Un anno di Sarri alla Juventus: cosa è cambiato con il nuovo allenatore?
Il 16 giugno del 2019 Maurizio Sarri diventava il nuovo allenatore della Juventus: la rivoluzione voluta da Paratici e Nedved è riuscita?
Maurizio Sarri è sulla panchina della Juventus da un anno esatto. Il 16 giugno del 2019, infatti, il club di Andrea Agnelli annunciava l’arrivo dell’ex tecnico di Chelsea e Napoli sulla panchina bianconera. La scelta è stata del nuovo duo a capo dell’area tecnica – Fabio Paratici e Pavel Nedved – ai quali il presidente (“Fosse stato per me avrei tenuto Allegri”) ha dato carta bianca nella gestione sportiva. Il CFO e il vicepresidente della Juventus hanno così deciso di anticipare di un anno il divorzio da Massimiliano Allegri per dare una svolta alla gestione tattica della rosa, passando da un calcio definito “speculativo” e al “sarrismo”, sinonimo di bel gioco è spettacolo. È ben inteso, come ha fatto chiaramente intendere Agnelli, che chi ha scelto il nuovo allenatore si assumerà oneri e onori della decisione.
Alla rosa ritenuta l’anno precedente la più forte d’Europa da molti addetti ai lavori e dalla maggioranza della tifoseria juventina (era arrivato Ronaldo) sono state applicate alcune modifiche. Sono andati via Barzagli (fine contratto), Caceres (fine contratto), Spinazzola (Roma), Kean (Everton), Cancelo (Manchester City), Mandzukic (Al Duhail), Perin (Genoa, p), Emre Can (Borussia Dortmund) e Pjaca (Anderlecht, p).
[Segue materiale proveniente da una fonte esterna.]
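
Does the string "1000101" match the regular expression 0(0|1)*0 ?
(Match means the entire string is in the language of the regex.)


|string| = 7; first = '1'; last = '1'

No, "1000101" does not match 0(0|1)*0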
Al loro posto sono arrivati Higuain (Chelsea, fp); Ramsey (Arsenal), Rabiot (Paris Saint Germain), Buffon (Paris Saint Germain), Demiral (Sassuolo), de Ligt (Ajax) e Danilo (Manchester City). Le scelte, come da sempre avviene alla Juventus, sono state fatte dalla dirigenza, con l’allenatore che si è quindi dovuto adattare esattamente come Allegri e tutti gli altri suoi predecessori.
Sarri ha dato un nuovo appeal alla Juventus?
Scelto per dare un appeal diverso dal punto di vista del gioco alla Signora, al 16 giugno 2020 possiamo dire però che poco è cambiato rispetto al recente passato. Il sarrismo, come anche durante la parentesi al Chelsea, se n’è visto pochissimo e a parte la rinascita di Dybala, sono pochi i calciatori migliorati durante questa gestione tecnica. Si diceva che Pjanic sarebbe diventato finalmente il regista perfetto toccando 150 palloni a partita, che il trio offensivo avrebbe fatto tanti gol grazie agli schemi del nuovo allenatore, invece sono stati i singoli campioni con le loro giocate a tenere a galla una squadra che ha segnato meno e subito più gol del passato. Quest’anno la Juve ha registrato la più alta percentuale di vittorie con un solo gol di scarto della storia recente (su 25 vittorie 11 sono avvenute con il risultato di 2-1 e 4 per 1-0).
Per molti l’assunto è che “con questa rosa Sarri possa fare ben poco di meglio”, ma delle due l’una: o Allegri ha fatto anch’egli miracoli con i giocatori a disposizione, oppure qualcosa non quadra. La fortuna è che questa Juventus è in corsa per tutti e tre gli obiettivi stagionali (la Supercoppa era sostanzialmente legata alla passata stagione, ma è stata persa comunque malamente con la Lazio) e quindi va dato atto al tecnico che risultati alla mano non gli si possa al momento dire nulla. Di “Sarriball” solo l’ombra, ma già domani sera Sarri ha la possibilità di rompere quel tabù che recita zero alla casella di titoli vinti in Italia. Perché alla Juventus vincere è l’unica cosa che conta e se a fine stagione il tecnico avrà vinto, della rivoluzione mancata non importerà a nessuno. Così come anche degli scivoloni durante interviste e conferenze stampa (celeberrimo quello dopo la sconfitta rimediata a Napoli).